Tuesday 1 June 2010

Media Watch caught out by its fossil morality tale

Peter McAllister
From: The Australian
April 26, 2010

MEDIA Watch has done what any entertainment outlet, National Geographic included, does: craft an appealing narrative.

The timing is exquisite. Just six weeks after being spit-roasted on Media Watch, controversial anthropologist Lee Berger, has set the study of human evolution aback with the discovery of a possibly game-changing human fossil. The find has forced a grudging acceptance from his surprised critics. Despite his allegedly charlatan ways, the huckster apparently has his scientific uses.

In reality nobody should be surprised. Carnival showman types have been rewriting archeology since Indiana Jones was in leather shorts.

In the 19th century Heinrich Schliemann, war-profiteer and all-round charlatan, wrong-footed historians by proving Homer's mythical city of Troy so real he was able to haul away cartloads of its treasure. He even publicised his find by draping his wife in the Trojan "jewels of Helen". The Great Belzoni, the giant Italian Egyptologist who opened the second pyramid at Giza, went one better, funding his digs with public strongman performances such as lifting 12 men at a time.

Berger has not accumulated a Trojan treasure but he has amassed $6 million in private research support. He has likewise shown a Belzoni-like talent for publicity, lining up National Geographic funding and documentaries for his various projects.

But this is no cause for celebration, it seems. In fact, it is the apparent misdeed that got him on Media Watch. According to the ABC's watchdog, Berger's mixing of entertainment and science has led to a serious perversion of the latter by the former.

How valid is Media Watch's criticism? Leaving aside its tone of latent xenophobia "some [foreign documentaries] simply don't deserve to be gobbling up precious prime time on the national broadcaster" the program's main claim is that science stories are inevitably corrupted whenever a (foreign) media organisation mixes in at the research stage. Those damned Yank television companies can't be trusted to craft a straight story with our pure science, it seems.

The supreme irony, of course, is that Media Watch has fitted itself up nicely for the same charge. J'accuse, Jonathan Holmes.

Reviewing the National Geographic documentary on Berger's research into a possible fossil prehistoric pygmy population in the Micronesian nation of Palau, Mystery Skulls of Palau, Media Watch crafted a classic morality tale of villains and virgins, muddying the science dreadfully themselves in the process.

To give one example of the errors Media Watch lands itself in by taking sides in a science spat, Holmes quotes archeologist Scott Fitzpatrick as "proving" Berger's pygmy fossils are actually well within the range of modern populations. Indeed, they are the range of modern human pygmy populations, that is.

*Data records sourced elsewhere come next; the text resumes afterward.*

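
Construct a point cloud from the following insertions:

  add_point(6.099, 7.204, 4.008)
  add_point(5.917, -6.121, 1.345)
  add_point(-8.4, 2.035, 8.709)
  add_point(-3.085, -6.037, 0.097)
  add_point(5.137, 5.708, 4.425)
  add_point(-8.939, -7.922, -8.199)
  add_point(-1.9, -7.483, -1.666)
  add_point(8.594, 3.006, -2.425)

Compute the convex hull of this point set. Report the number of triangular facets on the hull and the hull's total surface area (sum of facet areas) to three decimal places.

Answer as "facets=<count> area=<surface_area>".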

Holmes, of course, was able to find authors to rubbish Berger's work. Fitzpatrick, for one, describes Mystery Skulls of Palau as a pseudo-documentary. Yet these vitriolic claims are simply an unfortunate stock-in-trade of much scientific debate these days. Finding one academic to call another's work totally discredited is like shooting fish in a barrel. Numerous scientists have described the Homo floresiensis "hobbit" as discredited too, but that doesn't make that brilliant discovery any less remarkable.

What Media Watch has really done is what any self-respecting entertainment outlet, National Geographic included, does: craft an appealing narrative. Theirs simply features different heroes (Fitzpatrick) and different villains (Berger). The point is there is no valid reason, beyond the needs of a good story, for elevating one above the other. Berger's work is just as legitimate as Fitzpatrick's, and Media Watch is in no position to choose between the two on anything other than the grounds of prejudice.

Do Berger and National Geographic really deserve their roles in Media Watch's morality tale? I don't think so. What, for example, is the end result of their dastardly efforts? One, some interesting research on Palauan fossils was done that wouldn't have been otherwise. Two, a lay audience now knows a little more about themselves and the world they live in. And three, a few thousand males aged 16-35 (the main documentary demographic, if National Geographic's research is to be believed) were entertained for an hour or so late on a Tuesday night, instead of being out committing crimes (another favoured activity of that demographic, apparently).

True, Media Watch is on safer ground criticising sensationalism in modern science entertainment. With every researcher hyping their find to the skies there is a danger the viewing public will suffer revelation fatigue. After all, the past few years have seen a succession of supposed "missing links", of which Berger's African find is only the latest. Yet this, too, is simply what has to be done to craft an entertaining yarn for a wide audience.

Holmes chided Berger for "knowing a good story when he sees it". He does, thank god. And thank god too, for the sake of science, that he tries to tell it.

Peter McAllister is a Perth based lecturer in science communication. His book, Manthropology, is under development as an SBS-National Geographic co-production.